Asked about the companies she was focusing on at this air
show, Ms. Smith declined to identify them or discuss
specific incentives, citing competitive reasons. For two
months before the show, she said, she had four workers
calling companies and sending out letters to talk up the
state and set up appointments. Representatives of Oklahoma
attend four or five aerospace trade shows each year, she
added.

"Our strategy is to focus on what we're world-class at,"
said Ms. Smith, who works out of the Netherlands. "And
aerospace is what we're highly competitive at."

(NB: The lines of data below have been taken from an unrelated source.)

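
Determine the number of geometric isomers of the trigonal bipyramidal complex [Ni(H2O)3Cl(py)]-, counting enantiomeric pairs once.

A trigonal bipyramid has two axial and three equatorial sites, which are chemically inequivalent.
Systematic placement gives 4 geometric isomers: Cl axial, py equatorial; Cl axial, py axial; Cl equatorial, py equatorial; Cl equatorial, py axial.

4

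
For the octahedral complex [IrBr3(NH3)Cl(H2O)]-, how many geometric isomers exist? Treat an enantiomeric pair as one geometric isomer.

4

In an octahedral complex each vertex has one trans partner and four cis neighbours.
Working through the distinct placements yields 4 geometric isomers: Br mer (3 arrangements); Br fac (chiral).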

Mary Smith, executive director of the Aerospace Alliance of
Tulsa, said there were 143,000 aerospace jobs in the state,
with almost a fifth of that in the Tulsa area. She
estimated that the industry brought in $3.2 billion to the
city each year. American Airlines has its largest
maintenance base in Tulsa, she said, where it employs 9,200
people and has attracted 200 suppliers to the area. Part of
Ms. Smith's job is to find overseas companies to add to
that number.

Many foreign companies set up shop in the United States in
hopes that they will be regarded more favorably by American
politicians and government officials, something that is
especially important for military contractors.

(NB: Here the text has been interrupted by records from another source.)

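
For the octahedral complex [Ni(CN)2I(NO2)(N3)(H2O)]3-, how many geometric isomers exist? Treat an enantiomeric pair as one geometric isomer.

9

Exhaustive case analysis gives 9 geometric isomers.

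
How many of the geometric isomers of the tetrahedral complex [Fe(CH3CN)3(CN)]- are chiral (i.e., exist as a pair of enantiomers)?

In a tetrahedral complex all four positions are equivalent and every pair of ligands is adjacent — there is no cis/trans distinction.
Only one geometric arrangement is possible.

0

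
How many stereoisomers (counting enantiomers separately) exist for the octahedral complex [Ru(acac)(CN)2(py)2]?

Each acac is bidentate and must span two cis positions.
The distinct arrangements are (3 in all): CN trans, py cis; CN cis, py trans; CN cis, py cis (chiral).
One of these lacks any improper symmetry element and so occurs as an enantiomeric pair, giving 3 + 1 = 4 stereoisomers in total.

4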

Rainer Hertrich, the co-chief executive of the European
Aeronautic Defense and Space Company, or EADS, said he
wanted officials to stop mentally associating his company
with just Europe. He pointed out that the company had
plants and research offices in Mississippi and Alaska. A
company's nationality should be defined by where it gives
the most "added value," he said, meaning in part where it
creates jobs.

The states here have also set up their booths to push the
products of companies based in their regions. Small
aerospace companies that might not have been able to afford
to come on their own can piggyback onto the exhibition
spaces of the states. Ms. Spray, the Arizona
representative, said the state spent about $60,000 to have
a presence at the show but was charging small companies
from Arizona to share its display.

A couple of executives from one of those companies,
Advanced Training Systems International, were milling
around next to Ms. Spray. The company, based in Mesa,
Ariz., has a fleet of a dozen fighter jets that it uses to
train military pilots from foreign governments like the
United Arab Emirates. Its instructors, including pilots who
have attended the Navy's "top gun" school and flown with
the Blue Angels, are also paid to engage in mock dogfights
with customers. Its slogan: Train to Fight, Fight to Win.

"This is a real cost-effective way for a company like us to
be at the show," said Charles Stanford Jr., the chief
financial officer. "This show is a central meeting point
for all of our worldwide customers."

And there are more potential clients to win over.

"We
want to go meet the Canada people in a minute," Ms. Spray
said to Mr. Stanford.

"Sorry, but we can't join you," he said. "We've got a
meeting at 6:30. I've got to get back to the hotel first."

"Canada's having a reception," Ms. Spray said. "But I'll
mention you. Maybe we can set something up."